Given two caves A and B, choose a point x in A and y in B (at random will do, the two closest or locally closest is better). Drill a corridor of thickness 2 between A and B (use Bresenham's algorithm). If you have multiple disconnected caves, do the above for each edge (A,B) of the minimal spanning tree of the graph of all the caves (edge weight is the length of the corridor you'll drill if you choose this edge).
Edit for the edit: to approximate the distance between two caves, you can use hill climbing. It will return the global minimum for convex caves in O(n) rather than the naive O(n2). For non-convex caves, do multiple iterations of hill climbing with initial guess chosen in random.
If you need the exactly minimal solution, you can consider first building the frontiers of your caves and then applying O(nm) algorithm. This will eliminate the need to compare distances between interior points of your caves. Then as soon as you know the distances between each pair of caves, you build the minimal spanning tree, then you drill your tunnels.

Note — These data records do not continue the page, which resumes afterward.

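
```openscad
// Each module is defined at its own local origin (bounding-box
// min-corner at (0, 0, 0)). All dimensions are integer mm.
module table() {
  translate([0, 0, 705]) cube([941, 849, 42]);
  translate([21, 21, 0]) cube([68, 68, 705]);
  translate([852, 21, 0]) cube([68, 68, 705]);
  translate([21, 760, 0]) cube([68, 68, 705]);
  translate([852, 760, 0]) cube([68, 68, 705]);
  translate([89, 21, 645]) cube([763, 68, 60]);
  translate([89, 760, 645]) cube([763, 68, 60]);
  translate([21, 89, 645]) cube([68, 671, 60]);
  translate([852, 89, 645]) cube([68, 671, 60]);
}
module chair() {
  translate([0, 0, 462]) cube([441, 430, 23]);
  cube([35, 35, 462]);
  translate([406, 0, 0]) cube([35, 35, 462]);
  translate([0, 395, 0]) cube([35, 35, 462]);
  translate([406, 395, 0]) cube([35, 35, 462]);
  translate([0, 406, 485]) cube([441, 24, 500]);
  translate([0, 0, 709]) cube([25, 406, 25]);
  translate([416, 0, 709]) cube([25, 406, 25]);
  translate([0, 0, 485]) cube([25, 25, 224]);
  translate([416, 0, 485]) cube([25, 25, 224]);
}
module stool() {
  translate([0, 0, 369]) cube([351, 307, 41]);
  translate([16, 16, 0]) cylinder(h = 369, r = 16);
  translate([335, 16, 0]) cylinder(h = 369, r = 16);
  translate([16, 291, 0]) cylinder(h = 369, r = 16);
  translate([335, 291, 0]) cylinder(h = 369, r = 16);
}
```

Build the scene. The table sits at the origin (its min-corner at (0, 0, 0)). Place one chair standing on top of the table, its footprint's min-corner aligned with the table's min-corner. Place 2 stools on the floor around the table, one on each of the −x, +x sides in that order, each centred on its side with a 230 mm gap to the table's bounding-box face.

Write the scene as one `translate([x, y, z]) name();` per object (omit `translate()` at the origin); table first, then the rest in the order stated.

table();
translate([0, 0, 747]) chair();
translate([-581, 271, 0]) stool();
translate([1171, 271, 0]) stool();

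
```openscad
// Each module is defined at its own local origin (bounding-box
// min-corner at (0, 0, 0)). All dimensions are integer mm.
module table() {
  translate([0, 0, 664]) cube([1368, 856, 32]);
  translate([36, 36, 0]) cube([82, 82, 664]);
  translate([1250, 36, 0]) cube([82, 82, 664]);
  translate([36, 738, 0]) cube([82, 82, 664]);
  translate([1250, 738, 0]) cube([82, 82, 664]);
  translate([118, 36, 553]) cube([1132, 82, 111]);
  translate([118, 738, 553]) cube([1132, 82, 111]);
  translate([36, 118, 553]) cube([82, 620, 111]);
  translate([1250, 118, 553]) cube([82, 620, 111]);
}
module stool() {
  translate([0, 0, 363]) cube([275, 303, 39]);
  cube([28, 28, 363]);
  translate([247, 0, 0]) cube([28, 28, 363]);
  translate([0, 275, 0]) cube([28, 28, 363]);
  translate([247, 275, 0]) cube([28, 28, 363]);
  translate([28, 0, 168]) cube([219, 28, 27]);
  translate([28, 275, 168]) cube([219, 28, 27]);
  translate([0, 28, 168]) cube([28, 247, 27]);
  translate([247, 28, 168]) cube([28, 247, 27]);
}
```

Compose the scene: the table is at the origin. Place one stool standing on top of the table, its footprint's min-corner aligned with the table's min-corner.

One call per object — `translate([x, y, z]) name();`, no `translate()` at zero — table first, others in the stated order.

table();
translate([0, 0, 696]) stool();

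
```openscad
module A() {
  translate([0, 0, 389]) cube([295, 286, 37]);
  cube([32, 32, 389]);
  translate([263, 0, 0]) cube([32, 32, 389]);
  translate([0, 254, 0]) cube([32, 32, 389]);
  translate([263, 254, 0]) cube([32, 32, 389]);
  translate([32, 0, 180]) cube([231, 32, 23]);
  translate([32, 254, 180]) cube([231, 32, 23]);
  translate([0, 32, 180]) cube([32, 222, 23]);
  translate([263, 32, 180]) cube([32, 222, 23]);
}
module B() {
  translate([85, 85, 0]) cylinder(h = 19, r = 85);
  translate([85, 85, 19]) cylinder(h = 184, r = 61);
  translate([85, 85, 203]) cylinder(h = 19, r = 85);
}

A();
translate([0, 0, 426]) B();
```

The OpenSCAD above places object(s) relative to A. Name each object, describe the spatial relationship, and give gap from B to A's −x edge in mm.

The spool's min-x is at 0; the stool's min-x is 0; gap = 0 mm.

A is a stool. B is a spool. The spool is on top of the stool. The gap from the spool to the stool's −x edge is 0 mm.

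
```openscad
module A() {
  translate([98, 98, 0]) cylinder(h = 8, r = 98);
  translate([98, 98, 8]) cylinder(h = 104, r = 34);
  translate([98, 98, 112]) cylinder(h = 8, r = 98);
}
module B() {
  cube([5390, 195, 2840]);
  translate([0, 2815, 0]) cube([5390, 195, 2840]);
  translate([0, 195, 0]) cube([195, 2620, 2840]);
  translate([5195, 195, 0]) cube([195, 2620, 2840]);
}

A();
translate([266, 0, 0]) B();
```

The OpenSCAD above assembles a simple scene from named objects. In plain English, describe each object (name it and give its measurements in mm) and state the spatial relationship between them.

A is a spool: two coaxial disc flanges of radius 98 mm and thickness 8 mm, joined by a core cylinder of radius 34 mm and height 104 mm. The lower flange rests on z = 0 and the three cylinders share a vertical axis.

B is a box-shaped house frame (walls only): outside footprint 5390×3010 mm, wall height 2840 mm, wall thickness 195 mm. The two y-facing walls run the full x-width; the two x-facing walls fit between the inner faces of the y-facing walls.

The house frame is on the floor beside the spool on its +x side.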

Since I don't know too much from your description, here are some hints I would consider:
How do you look for the pair of nearest points? Do you use a naive brute-force approach and thus obtain a run time of O(n*n)? Or are you using a more efficient variant taking O(n log n) time?
If you have obtained the closest points, I'd use a simple line-drawing algorithm.
Another approach might be that you generate a structure that definitely has only one single connected area. Therefore you could do the following: First you take a random cell (x,y) and set it to 1. Then, you traverse all it's neighbours and for each of them you randomly set it to 1 or leave it at 0. For each cell set to 1, you do the same, i.e. you traverse it's neighbours and set them randomly to 1 or 0. This guarantees that you won't have two separate areas.
An algorithm to ensure this could be the following (in python):
def setCell(x,y,A):
if x>=len(A) or y>=len(A[0]) or x<0 or y<0:
return
A[x][y] = 1
def getCell(x,y,A):
if x>=len(A) or y>=len(A[0]) or x<0 or y<0:
return 1
return A[x][y]
def generate(height, width):
A = [[0 for _ in xrange(width)] for _ in xrange(height)]
from random import randint
import Queue
(x,y) = (randint(0, height-1), randint(0, width-1))
setCell (x,y,A)
q = Queue.Queue()
q.put((x,y))
while not q.empty():
(x,y) = q.get()
for (nx, ny) in [(x+1,y), (x-1,y), (x,y+1), (x,y-1)]:
if randint(0,8)<=6:
if getCell(nx,ny,A)==0:
setCell(nx,ny,A)
if randint(0,2)<=1:
q.put((nx,ny))
return A
def printField(A):
for l in A:
for c in l:
print (" " if c==1 else "X"),
print ""
Then printField(generate(20,30)) does the job. Probably you'll have to adjust the parameters for random stuff so it fits your needs.